Comment s’appelait-il ? j’ai oublié son nom ; quand est-il mort ? je l’ignore. — J’ai écrit plusieurs fois au maire de Médan, lui mettant un timbre dans la lettre pour la réponse et je l’attends toujours, d’où je conclus que ce malheureux maire ne sait ni lire ni écrire — pas même épeler le manuel de la civilité puérile et honnête.

Mais c’est égal, cette figure rude et fruste de ce vieux curé alsacien et passionnément astronome, m’est restée gravée dans la mémoire et, depuis j’y ai songé bien souvent aux heures mélancoliques du retour vers la prime jeunesse.
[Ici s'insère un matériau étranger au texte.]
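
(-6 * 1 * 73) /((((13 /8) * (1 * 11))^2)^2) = -1794048 /418161601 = -0.00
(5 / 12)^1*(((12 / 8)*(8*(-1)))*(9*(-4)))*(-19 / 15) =-228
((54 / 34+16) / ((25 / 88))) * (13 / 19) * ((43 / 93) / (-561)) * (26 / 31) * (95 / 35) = -34765328 / 437423175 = -0.08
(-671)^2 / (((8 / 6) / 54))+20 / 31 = 1130555191 / 62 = 18234761.15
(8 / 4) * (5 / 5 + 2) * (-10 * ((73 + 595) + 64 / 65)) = -521808 / 13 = -40139.08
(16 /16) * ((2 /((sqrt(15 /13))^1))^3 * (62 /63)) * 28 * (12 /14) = 51584 * sqrt(195) /4725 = 152.45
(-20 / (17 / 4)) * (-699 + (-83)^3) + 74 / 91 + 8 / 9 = 37509306418 / 13923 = 2694053.47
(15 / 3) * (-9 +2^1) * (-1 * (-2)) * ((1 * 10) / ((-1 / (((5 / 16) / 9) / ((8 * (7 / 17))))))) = 2125 / 288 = 7.38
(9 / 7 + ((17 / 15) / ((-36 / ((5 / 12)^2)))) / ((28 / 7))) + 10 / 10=994733 / 435456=2.28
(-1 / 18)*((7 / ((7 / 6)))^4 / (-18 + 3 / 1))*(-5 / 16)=-3 / 2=-1.50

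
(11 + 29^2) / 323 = 852 / 323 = 2.64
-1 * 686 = -686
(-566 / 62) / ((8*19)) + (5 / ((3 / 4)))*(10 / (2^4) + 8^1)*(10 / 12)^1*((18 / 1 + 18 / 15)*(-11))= -47685723 / 4712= -10120.06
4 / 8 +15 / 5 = 7 / 2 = 3.50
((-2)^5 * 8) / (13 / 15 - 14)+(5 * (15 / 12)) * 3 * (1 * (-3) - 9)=-40485 / 197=-205.51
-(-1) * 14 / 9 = 14 / 9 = 1.56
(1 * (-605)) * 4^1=-2420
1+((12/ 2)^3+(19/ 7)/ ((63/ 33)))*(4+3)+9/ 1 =32171/ 21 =1531.95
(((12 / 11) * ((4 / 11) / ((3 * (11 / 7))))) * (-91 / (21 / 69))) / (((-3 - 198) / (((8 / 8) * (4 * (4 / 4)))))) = 133952 / 267531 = 0.50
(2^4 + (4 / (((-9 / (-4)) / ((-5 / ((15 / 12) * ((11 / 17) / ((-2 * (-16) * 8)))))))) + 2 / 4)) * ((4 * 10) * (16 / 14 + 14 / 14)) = -55378900 / 231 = -239735.50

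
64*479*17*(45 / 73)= 321258.08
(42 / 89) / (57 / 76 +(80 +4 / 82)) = 328 / 56159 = 0.01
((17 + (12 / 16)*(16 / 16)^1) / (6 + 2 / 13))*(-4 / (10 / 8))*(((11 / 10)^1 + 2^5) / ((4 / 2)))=-305513 / 2000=-152.76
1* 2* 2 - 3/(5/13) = -19/5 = -3.80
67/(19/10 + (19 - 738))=-670/7171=-0.09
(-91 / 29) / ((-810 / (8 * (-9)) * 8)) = -91 / 2610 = -0.03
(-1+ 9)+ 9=17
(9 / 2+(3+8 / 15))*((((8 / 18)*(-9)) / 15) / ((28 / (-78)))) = 3133 / 525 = 5.97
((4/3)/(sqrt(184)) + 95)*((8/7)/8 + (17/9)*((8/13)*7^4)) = 2285869*sqrt(46)/56511 + 217157555/819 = 265423.98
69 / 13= 5.31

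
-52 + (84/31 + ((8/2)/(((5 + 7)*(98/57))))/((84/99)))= -4173395/85064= -49.06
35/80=7/16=0.44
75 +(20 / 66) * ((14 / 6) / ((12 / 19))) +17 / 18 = 22888 / 297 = 77.06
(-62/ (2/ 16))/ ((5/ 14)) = -6944/ 5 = -1388.80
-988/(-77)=988/77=12.83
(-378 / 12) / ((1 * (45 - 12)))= -21 / 22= -0.95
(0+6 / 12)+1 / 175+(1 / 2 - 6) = -874 / 175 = -4.99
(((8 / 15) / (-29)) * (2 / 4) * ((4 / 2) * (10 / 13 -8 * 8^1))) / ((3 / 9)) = 6576 / 1885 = 3.49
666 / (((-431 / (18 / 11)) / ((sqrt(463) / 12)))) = -999 * sqrt(463) / 4741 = -4.53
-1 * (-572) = 572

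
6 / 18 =1 / 3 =0.33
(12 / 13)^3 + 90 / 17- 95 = -3321049 / 37349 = -88.92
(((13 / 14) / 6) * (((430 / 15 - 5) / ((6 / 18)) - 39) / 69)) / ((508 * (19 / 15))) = 130 / 1165479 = 0.00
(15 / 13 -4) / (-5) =37 / 65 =0.57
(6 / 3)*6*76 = 912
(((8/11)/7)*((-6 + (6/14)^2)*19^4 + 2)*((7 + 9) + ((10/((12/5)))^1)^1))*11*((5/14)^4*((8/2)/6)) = -2808817391875/14823774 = -189480.59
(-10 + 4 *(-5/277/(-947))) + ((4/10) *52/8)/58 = -757309153/76072510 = -9.96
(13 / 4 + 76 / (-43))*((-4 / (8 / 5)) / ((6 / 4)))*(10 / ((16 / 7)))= -10.81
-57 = -57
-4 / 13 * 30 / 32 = -0.29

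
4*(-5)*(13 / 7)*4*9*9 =-84240 / 7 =-12034.29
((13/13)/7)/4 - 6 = -167/28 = -5.96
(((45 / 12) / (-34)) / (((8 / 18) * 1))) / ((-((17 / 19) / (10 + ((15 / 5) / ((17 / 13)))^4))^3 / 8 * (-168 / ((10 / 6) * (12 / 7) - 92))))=375760824847980804008142795 / 4768796803815353111138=78795.73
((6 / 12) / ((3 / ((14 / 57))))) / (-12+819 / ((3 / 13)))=7 / 604827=0.00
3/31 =0.10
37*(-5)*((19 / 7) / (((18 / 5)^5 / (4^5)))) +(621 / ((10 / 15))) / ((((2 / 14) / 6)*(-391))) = -6678596443 / 7026831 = -950.44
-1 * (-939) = 939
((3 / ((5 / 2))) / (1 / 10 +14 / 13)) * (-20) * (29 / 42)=-15080 / 1071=-14.08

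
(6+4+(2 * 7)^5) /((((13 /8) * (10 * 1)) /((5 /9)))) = 717112 /39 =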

Quand vous retournerez à Médan, mon cher Maître et ami, parlez en donc aux anciens, ça vous amusera et ils seront certainement plus loquaces que M. le Maire.

Votre bien dévoué,

Paul Vibert.

P. S. — À la dernière minute je reçois une lettre bien tardive du Maire de Médan qui me dit que ce brave curé alsacien s’appelait Maupert, qu’il est resté une douzaine d’années à Médan et qu’il en est parti en 1872 pour aller à Saint-Denis, où il est mort depuis. Voilà qui précise mon histoire authentique du curé astronome. Mieux vaut tard que jamais !



  1. Le lecteur a déjà compris que ceci a été écrit pendant affaire Dreyfus, alors que Zola était à Londres.